At any rate, the tangential component is perpendicular to radial, so use the Pythagorean theorem to find the magnitude.

 

[Lolagoeslala]

c^2 = (17.52 m/s^2) ^2 + (5.58 m/s^2 )^2
c = 18.38 m/s^2

 

[SammyS]

c^2 = (17.52 m/s^2) ^2 + (5.58 m/s^2 )^2
c = 18.38 m/s^2

That's correct to 3 sig. fig.

 

[Lolagoeslala]

That's correct to 3 sig. fig.

so that's the answer
i do not need to worry about the orientation?

 

[Lolagoeslala]

but the answer does not match up with the answers possible.

 

[SammyS]

but the answer does not match up with the answers possible.

What are the possible answers ?

 

[Lolagoeslala]

What are the possible answers ?

1.4 , 2.99 , 4.39 , 4.60 , and 5.78

 

[SammyS]

Oh ! I see what went wrong.

It takes longer than 7.5 s for the first 1/4 of a lap.

Base the angular acceleration on one complete lap.

ωf = 2ω_avg = 2(2π)/30 .

Angular acceleration, α = (ω_f-0)/30 . That's 1/4 of the former answer.

 

[Lolagoeslala]

Oh ! I see what went wrong.

It takes longer than 7.5 s for the first 1/4 of a lap.

Base the angular acceleration on one complete lap.

ωf = 2ω_avg = 2(2π)/30 .

Angular acceleration, α = (ω_f-0)/30 . That's 1/4 of the former answer.

i am abit confused

 

[SammyS]

i am abit confused

Confused about what in particular ?

 

[Lolagoeslala]

Confused about what in particular ?

ωf = 2ωavg = 2(2π)/30 .

Angular acceleration, α = (ωf-0)/30 . That's 1/4 of the former answer.

 

[SammyS]

ω_f = 2ω_avg = 2(2π)/30 .

Angular acceleration, α = (ω_f-0)/30 . That's 1/4 of the former answer.

What you didn't include from that post was:

Base the angular acceleration on one complete lap.​

All I did in the above QUOTE'ed text was to repeat what we had previously done, but used a complete lap since for a complete lap, we know the elapsed time.

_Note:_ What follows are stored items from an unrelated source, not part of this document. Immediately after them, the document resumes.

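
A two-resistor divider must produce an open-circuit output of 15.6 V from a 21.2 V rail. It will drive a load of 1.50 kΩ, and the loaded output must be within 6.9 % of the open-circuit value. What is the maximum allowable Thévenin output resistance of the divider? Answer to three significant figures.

R_th ≤ 111 Ω

Loading drop = R_th/(R_th + R_L) ≤ 0.0690, so R_th ≤ R_L · ε/(1−ε) = 1.50 kΩ × 0.0690/0.9310 = 111 Ω.
(Any R1, R2 with R2/(R1+R2) = 0.736 and R1‖R2 ≤ 111 Ω will meet the spec.)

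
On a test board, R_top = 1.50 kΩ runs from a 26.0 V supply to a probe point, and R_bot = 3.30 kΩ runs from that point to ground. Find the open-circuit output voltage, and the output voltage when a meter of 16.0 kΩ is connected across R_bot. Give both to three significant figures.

Open-circuit: V = 26.0 × 3.30/(1.50 + 3.30) = 17.9 V.
With the load, R_bot becomes R_bot‖R_L = 2.736 kΩ, so V = 26.0 × 2.736/4.236 = 16.8 V.

Unloaded: 17.9 V; loaded: 16.8 V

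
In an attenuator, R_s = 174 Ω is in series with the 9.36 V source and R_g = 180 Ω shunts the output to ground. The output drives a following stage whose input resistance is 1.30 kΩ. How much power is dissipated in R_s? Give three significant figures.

Total resistance from the source is R_s + (R_g‖R_L) = 332.1 Ω, so I = 9.36/332.1 Ω = 28.18 mA.
P = I²·R_s = (28.18 mA)² × 174 Ω = 138 mW.

P ≈ 138 mW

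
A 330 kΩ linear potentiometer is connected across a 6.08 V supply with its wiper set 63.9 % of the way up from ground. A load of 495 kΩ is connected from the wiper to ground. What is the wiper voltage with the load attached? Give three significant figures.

V ≈ 3.37 V

The wiper splits the pot into (1−α)R = 119.1 kΩ above and αR = 210.9 kΩ below.
Lower section ‖ load = 147.9 kΩ.
V_wiper = 6.08 × 147.9/(119.1 + 147.9) = 3.37 V.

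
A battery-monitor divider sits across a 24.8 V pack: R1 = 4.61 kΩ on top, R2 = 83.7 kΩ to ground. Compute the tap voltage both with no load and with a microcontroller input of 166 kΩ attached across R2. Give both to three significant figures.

Open-circuit: V = 24.8 × 83.7/(4.61 + 83.7) = 23.5 V.
With the load, R2 becomes R2‖R_L = 55.64 kΩ, so V = 24.8 × 55.64/60.25 = 22.9 V.

Unloaded: 23.5 V; loaded: 22.9 V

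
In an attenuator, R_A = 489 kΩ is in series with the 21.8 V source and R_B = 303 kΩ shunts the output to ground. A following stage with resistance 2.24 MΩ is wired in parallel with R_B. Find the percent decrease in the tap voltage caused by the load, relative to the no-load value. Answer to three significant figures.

The divider's output (Thévenin) resistance is R_A‖R_B = 187.1 kΩ.
Fractional drop under load = R_th/(R_th + R_L) = 187.1 / (187.1 + 2240) = 0.07708.
So the output falls by 7.71 %.

7.71 %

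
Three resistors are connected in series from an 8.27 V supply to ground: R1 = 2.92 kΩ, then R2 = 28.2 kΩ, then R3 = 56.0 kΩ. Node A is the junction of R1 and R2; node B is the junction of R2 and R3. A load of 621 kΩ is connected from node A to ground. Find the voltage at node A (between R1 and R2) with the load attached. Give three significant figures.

Below node A the series string R2+R3 = 84.20 kΩ sits in parallel with the 621 kΩ load: 74.15 kΩ.
V_A = 8.27 × 74.15/(2.92 + 74.15) = 7.96 V.

V ≈ 7.96 V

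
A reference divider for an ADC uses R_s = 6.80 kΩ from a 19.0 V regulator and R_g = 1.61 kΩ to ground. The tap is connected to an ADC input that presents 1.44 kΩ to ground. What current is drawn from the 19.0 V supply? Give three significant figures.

I ≈ 2.51 mA

R_g‖R_L = 0.7601 kΩ, so the source sees R_s + R_g‖R_L = 7.560 kΩ.
I = 19.0 V / 7.560 kΩ = 2.51 mA.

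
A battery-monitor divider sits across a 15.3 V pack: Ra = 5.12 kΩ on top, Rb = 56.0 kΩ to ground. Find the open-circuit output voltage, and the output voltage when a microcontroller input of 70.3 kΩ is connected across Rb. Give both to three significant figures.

Open-circuit: V = 15.3 × 56.0/(5.12 + 56.0) = 14.0 V.
With the load, Rb becomes Rb‖R_L = 31.17 kΩ, so V = 15.3 × 31.17/36.29 = 13.1 V.

Unloaded: 14.0 V; loaded: 13.1 V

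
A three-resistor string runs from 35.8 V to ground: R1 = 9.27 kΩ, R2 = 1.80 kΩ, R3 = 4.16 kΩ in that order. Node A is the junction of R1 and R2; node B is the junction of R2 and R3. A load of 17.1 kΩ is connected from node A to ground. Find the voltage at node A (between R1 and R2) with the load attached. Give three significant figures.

Below node A the series string R2+R3 = 5.960 kΩ sits in parallel with the 17.1 kΩ load: 4.420 kΩ.
V_A = 35.8 × 4.420/(9.27 + 4.420) = 11.6 V.

V ≈ 11.6 V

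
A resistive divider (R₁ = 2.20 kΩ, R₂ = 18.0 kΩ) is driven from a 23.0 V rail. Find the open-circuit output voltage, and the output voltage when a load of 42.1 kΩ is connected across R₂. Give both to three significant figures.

Unloaded: 20.5 V; loaded: 19.6 V

Open-circuit: V = 23.0 × 18.0/(2.20 + 18.0) = 20.5 V.
With the load, R₂ becomes R₂‖R_L = 12.61 kΩ, so V = 23.0 × 12.61/14.81 = 19.6 V.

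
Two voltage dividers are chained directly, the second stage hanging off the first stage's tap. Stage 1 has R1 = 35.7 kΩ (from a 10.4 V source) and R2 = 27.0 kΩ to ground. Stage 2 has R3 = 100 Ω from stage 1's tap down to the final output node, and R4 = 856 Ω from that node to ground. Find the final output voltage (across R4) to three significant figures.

V_out ≈ 0.235 V

Stage 2 presents R3+R4 = 956.0 Ω as a load on stage 1's tap.
Stage 1's lower leg becomes R2‖(R3+R4) = 923.3 Ω, so V_mid = 10.4 × 923.3/36620 = 0.2622 V.
Stage 2 is itself unloaded: V_out = V_mid × R4/(R3+R4) = 0.2622 × 856/956.0 = 0.235 V.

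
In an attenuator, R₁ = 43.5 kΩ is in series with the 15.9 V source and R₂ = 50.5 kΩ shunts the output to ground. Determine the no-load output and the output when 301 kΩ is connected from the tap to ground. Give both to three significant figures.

Open-circuit: V = 15.9 × 50.5/(43.5 + 50.5) = 8.54 V.
With the load, R₂ becomes R₂‖R_L = 43.24 kΩ, so V = 15.9 × 43.24/86.74 = 7.93 V.

Unloaded: 8.54 V; loaded: 7.93 V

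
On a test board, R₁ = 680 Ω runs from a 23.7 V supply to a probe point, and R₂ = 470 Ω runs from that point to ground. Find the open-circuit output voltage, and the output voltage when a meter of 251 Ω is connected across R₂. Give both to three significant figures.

Open-circuit: V = 23.7 × 470/(680 + 470) = 9.69 V.
With the load, R₂ becomes R₂‖R_L = 163.6 Ω, so V = 23.7 × 163.6/843.6 = 4.60 V.

Unloaded: 9.69 V; loaded: 4.60 V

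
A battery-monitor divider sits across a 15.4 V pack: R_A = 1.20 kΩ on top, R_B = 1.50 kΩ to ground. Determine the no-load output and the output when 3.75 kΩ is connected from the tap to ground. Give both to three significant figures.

Unloaded: 8.56 V; loaded: 7.26 V

Open-circuit: V = 15.4 × 1.50/(1.20 + 1.50) = 8.56 V.
With the load, R_B becomes R_B‖R_L = 1.071 kΩ, so V = 15.4 × 1.071/2.271 = 7.26 V.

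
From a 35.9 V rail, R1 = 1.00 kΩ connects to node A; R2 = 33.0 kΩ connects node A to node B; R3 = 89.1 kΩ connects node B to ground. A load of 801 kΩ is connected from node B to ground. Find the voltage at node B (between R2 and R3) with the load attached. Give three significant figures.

V ≈ 25.2 V

At node B, R3 is in parallel with the load: R3‖R_L = 80.18 kΩ.
Below node A the resistance is R2 + (R3‖R_L) = 113.2 kΩ, so V_A = 35.9 × 113.2/114.2 = 35.59 V.
Then V_B = V_A × (R3‖R_L)/(R2 + R3‖R_L) = 35.59 × 80.18/113.2 = 25.2 V.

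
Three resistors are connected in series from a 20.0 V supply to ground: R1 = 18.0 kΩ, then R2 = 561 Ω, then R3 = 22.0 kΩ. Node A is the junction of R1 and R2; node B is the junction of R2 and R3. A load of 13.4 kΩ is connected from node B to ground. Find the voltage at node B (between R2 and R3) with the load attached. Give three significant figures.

At node B, R3 is in parallel with the load: R3‖R_L = 8328 Ω.
Below node A the resistance is R2 + (R3‖R_L) = 8889 Ω, so V_A = 20.0 × 8889/26890 = 6.611 V.
Then V_B = V_A × (R3‖R_L)/(R2 + R3‖R_L) = 6.611 × 8328/8889 = 6.19 V.

V ≈ 6.19 V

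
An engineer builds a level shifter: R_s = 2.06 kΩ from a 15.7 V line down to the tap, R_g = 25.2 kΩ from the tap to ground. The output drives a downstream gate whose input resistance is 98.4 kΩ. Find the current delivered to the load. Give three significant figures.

I_L ≈ 0.145 mA

R_g‖R_L = 20.06 kΩ; V_out = 15.7 × 20.06/22.12 = 14.24 V.
I_L = V_out / R_L = 14.24 / 98.4 kΩ = 0.145 mA.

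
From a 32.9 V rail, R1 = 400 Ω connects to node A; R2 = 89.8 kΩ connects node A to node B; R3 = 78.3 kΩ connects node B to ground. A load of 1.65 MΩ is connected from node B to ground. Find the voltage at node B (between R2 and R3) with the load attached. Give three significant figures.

At node B, R3 is in parallel with the load: R3‖R_L = 74750 Ω.
Below node A the resistance is R2 + (R3‖R_L) = 164600 Ω, so V_A = 32.9 × 164600/165000 = 32.82 V.
Then V_B = V_A × (R3‖R_L)/(R2 + R3‖R_L) = 32.82 × 74750/164600 = 14.9 V.

V ≈ 14.9 V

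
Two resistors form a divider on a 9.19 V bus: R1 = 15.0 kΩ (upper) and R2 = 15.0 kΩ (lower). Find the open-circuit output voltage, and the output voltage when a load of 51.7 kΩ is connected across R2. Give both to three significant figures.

Open-circuit: V = 9.19 × 15.0/(15.0 + 15.0) = 4.59 V.
With the load, R2 becomes R2‖R_L = 11.63 kΩ, so V = 9.19 × 11.63/26.63 = 4.01 V.

Unloaded: 4.59 V; loaded: 4.01 V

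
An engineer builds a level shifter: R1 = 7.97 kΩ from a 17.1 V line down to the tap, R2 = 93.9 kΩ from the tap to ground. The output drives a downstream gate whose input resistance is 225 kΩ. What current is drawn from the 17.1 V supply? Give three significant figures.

R2‖R_L = 66.25 kΩ, so the source sees R1 + R2‖R_L = 74.22 kΩ.
I = 17.1 V / 74.22 kΩ = 0.230 mA.

I ≈ 0.230 mA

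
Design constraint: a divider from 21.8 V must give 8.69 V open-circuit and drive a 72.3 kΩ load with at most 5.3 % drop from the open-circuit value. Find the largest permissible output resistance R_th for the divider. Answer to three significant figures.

R_th ≤ 4.05 kΩ

Loading drop = R_th/(R_th + R_L) ≤ 0.0530, so R_th ≤ R_L · ε/(1−ε) = 72.3 kΩ × 0.0530/0.9470 = 4.05 kΩ.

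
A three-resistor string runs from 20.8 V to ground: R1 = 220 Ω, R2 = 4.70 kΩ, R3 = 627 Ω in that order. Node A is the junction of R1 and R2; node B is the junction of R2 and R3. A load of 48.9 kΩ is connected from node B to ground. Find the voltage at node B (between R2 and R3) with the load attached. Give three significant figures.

At node B, R3 is in parallel with the load: R3‖R_L = 619.1 Ω.
Below node A the resistance is R2 + (R3‖R_L) = 5319 Ω, so V_A = 20.8 × 5319/5539 = 19.97 V.
Then V_B = V_A × (R3‖R_L)/(R2 + R3‖R_L) = 19.97 × 619.1/5319 = 2.32 V.

V ≈ 2.32 V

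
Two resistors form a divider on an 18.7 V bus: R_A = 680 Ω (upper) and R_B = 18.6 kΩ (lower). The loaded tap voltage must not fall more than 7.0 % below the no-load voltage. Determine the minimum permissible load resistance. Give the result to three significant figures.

R_L(min) ≈ 8.72 kΩ

Output resistance R_th = R_A‖R_B = (680 × 18600)/19280 = 656.0 Ω.
The fractional drop is R_th/(R_th + R_L); requiring this ≤ 0.0700 gives R_L ≥ R_th(1/0.0700 − 1) = 656.0 × 13.29 = 8.72 kΩ.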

Once you have this value, you will need to find the velocity at the 1/4 lap point so that you can recalculate the radial component of acceleration, since that is also wrong.

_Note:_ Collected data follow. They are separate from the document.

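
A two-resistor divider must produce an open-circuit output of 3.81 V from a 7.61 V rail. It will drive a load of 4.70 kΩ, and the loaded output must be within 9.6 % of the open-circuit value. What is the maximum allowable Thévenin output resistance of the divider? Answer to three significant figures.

Loading drop = R_th/(R_th + R_L) ≤ 0.0960, so R_th ≤ R_L · ε/(1−ε) = 4.70 kΩ × 0.0960/0.9040 = 499 Ω.

R_th ≤ 499 Ω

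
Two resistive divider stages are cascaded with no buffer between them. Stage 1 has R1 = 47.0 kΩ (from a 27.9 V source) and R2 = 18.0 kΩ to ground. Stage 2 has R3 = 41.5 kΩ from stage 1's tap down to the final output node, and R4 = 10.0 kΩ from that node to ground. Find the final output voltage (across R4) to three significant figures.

Stage 2 presents R3+R4 = 51.50 kΩ as a load on stage 1's tap.
Stage 1's lower leg becomes R2‖(R3+R4) = 13.34 kΩ, so V_mid = 27.9 × 13.34/60.34 = 6.167 V.
Stage 2 is itself unloaded: V_out = V_mid × R4/(R3+R4) = 6.167 × 10.0/51.50 = 1.20 V.

V_out ≈ 1.20 V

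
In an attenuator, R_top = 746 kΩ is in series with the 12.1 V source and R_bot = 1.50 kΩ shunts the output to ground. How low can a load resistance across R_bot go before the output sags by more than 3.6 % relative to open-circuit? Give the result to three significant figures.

R_L(min) ≈ 40.1 kΩ

Output resistance R_th = R_top‖R_bot = (746 × 1.50)/747.5 = 1.497 kΩ.
The fractional drop is R_th/(R_th + R_L); requiring this ≤ 0.0360 gives R_L ≥ R_th(1/0.0360 − 1) = 1.497 × 26.78 = 40.1 kΩ.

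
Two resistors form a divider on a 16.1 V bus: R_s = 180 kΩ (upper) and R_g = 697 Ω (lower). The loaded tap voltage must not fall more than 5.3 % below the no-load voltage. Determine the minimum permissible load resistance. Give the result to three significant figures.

R_L(min) ≈ 12.4 kΩ

Output resistance R_th = R_s‖R_g = (180000 × 697)/180700 = 694.3 Ω.
The fractional drop is R_th/(R_th + R_L); requiring this ≤ 0.0530 gives R_L ≥ R_th(1/0.0530 − 1) = 694.3 × 17.87 = 12.4 kΩ.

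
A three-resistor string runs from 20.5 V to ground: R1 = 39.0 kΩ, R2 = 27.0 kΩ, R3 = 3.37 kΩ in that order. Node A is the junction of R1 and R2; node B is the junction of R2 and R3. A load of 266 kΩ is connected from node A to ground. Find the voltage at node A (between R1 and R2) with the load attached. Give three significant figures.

V ≈ 8.43 V

Below node A the series string R2+R3 = 30.37 kΩ sits in parallel with the 266 kΩ load: 27.26 kΩ.
V_A = 20.5 × 27.26/(39.0 + 27.26) = 8.43 V.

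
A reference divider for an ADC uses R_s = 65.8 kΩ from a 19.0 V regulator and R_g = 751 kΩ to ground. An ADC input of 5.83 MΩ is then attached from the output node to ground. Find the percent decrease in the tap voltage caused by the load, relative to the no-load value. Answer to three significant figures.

The divider's output (Thévenin) resistance is R_s‖R_g = 60.50 kΩ.
Fractional drop under load = R_th/(R_th + R_L) = 60.50 / (60.50 + 5830) = 0.01027.
So the output falls by 1.03 %.

1.03 %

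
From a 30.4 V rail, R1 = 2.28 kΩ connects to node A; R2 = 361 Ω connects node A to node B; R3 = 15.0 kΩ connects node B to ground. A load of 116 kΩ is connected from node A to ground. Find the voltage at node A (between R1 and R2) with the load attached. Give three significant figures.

V ≈ 26.0 V

Below node A the series string R2+R3 = 15360 Ω sits in parallel with the 116000 Ω load: 13560 Ω.
V_A = 30.4 × 13560/(2280 + 13560) = 26.0 V.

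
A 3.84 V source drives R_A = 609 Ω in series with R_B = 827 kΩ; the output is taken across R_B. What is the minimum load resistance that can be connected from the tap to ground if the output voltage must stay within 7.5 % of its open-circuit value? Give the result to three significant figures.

R_L(min) ≈ 7.51 kΩ

Output resistance R_th = R_A‖R_B = (609 × 827000)/827600 = 608.6 Ω.
The fractional drop is R_th/(R_th + R_L); requiring this ≤ 0.0750 gives R_L ≥ R_th(1/0.0750 − 1) = 608.6 × 12.33 = 7.51 kΩ.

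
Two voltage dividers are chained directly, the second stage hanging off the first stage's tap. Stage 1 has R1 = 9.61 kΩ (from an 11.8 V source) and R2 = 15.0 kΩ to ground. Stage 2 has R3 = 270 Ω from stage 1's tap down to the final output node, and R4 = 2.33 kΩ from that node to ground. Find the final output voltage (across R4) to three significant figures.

Stage 2 presents R3+R4 = 2600 Ω as a load on stage 1's tap.
Stage 1's lower leg becomes R2‖(R3+R4) = 2216 Ω, so V_mid = 11.8 × 2216/11830 = 2.211 V.
Stage 2 is itself unloaded: V_out = V_mid × R4/(R3+R4) = 2.211 × 2330/2600 = 1.98 V.

V_out ≈ 1.98 V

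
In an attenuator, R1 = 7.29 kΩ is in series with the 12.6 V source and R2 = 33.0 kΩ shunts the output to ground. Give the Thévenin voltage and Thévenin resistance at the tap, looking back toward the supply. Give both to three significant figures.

V_th = 10.3 V, R_th = 5.97 kΩ

V_th is the open-circuit tap voltage: 12.6 × 33.0/(7.29 + 33.0) = 10.3 V.
With the supply zeroed, R1 and R2 appear in parallel from the tap: R_th = R1‖R2 = (7.29 × 33.0)/40.29 = 5.97 kΩ.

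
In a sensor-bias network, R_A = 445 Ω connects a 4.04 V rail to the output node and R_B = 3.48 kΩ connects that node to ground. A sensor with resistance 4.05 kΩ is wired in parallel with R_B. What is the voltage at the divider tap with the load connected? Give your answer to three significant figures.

The load sits in parallel with R_B: R_B‖R_L = (3480 × 4050) / (3480 + 4050) = 1872 Ω.
V_out = 4.04 × 1872 / (445 + 1872) = 4.04 × 1872/2317 = 3.26 V.

V_out ≈ 3.26 V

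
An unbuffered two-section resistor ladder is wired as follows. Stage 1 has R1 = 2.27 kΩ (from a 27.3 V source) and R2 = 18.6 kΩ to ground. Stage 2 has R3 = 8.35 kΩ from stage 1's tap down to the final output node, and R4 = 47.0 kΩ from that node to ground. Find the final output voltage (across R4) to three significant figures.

V_out ≈ 19.9 V

Stage 2 presents R3+R4 = 55.35 kΩ as a load on stage 1's tap.
Stage 1's lower leg becomes R2‖(R3+R4) = 13.92 kΩ, so V_mid = 27.3 × 13.92/16.19 = 23.47 V.
Stage 2 is itself unloaded: V_out = V_mid × R4/(R3+R4) = 23.47 × 47.0/55.35 = 19.9 V.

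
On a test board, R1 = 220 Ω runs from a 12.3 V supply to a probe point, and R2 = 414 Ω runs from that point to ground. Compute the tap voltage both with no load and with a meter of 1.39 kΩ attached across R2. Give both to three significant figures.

Unloaded: 8.03 V; loaded: 7.28 V

Open-circuit: V = 12.3 × 414/(220 + 414) = 8.03 V.
With the load, R2 becomes R2‖R_L = 319.0 Ω, so V = 12.3 × 319.0/539.0 = 7.28 V.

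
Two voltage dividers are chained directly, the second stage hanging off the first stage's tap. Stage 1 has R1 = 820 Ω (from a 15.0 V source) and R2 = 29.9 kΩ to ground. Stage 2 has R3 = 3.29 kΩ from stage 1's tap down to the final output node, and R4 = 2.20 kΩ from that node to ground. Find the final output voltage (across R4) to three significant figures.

V_out ≈ 5.11 V

Stage 2 presents R3+R4 = 5490 Ω as a load on stage 1's tap.
Stage 1's lower leg becomes R2‖(R3+R4) = 4638 Ω, so V_mid = 15.0 × 4638/5458 = 12.75 V.
Stage 2 is itself unloaded: V_out = V_mid × R4/(R3+R4) = 12.75 × 2200/5490 = 5.11 V.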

Do you know the kinematic equations for constant angular acceleration?




If you work everything out, you would find that using our previous answer for angular acceleration, π/7.5/7.5, one lap would take only 15 seconds.

 

[Lolagoeslala]

What you didn't include from that post was:

Base the angular acceleration on one complete lap.​

All I did in the above QUOTE'ed text was to repeat what we had previously done, but used a complete lap since for a complete lap, we know the elapsed time. Once you have this value, you will need to find the velocity at the 1/4 lap point so that you can recalculate the radial component of acceleration, since that is also wrong.

Do you know the kinematic equations for constant angular acceleration?




If you work everything out, you would find that using our previous answer for angular acceleration, π/7.5/7.5, one lap would take only 15 seconds.

i do not know how to find the
constant angular acceleration

 

[Lolagoeslala]

i am getting 4.60

 

[SammyS]

i am getting 4.60

Yes.

Notice, that's 2/4 of your previous answer.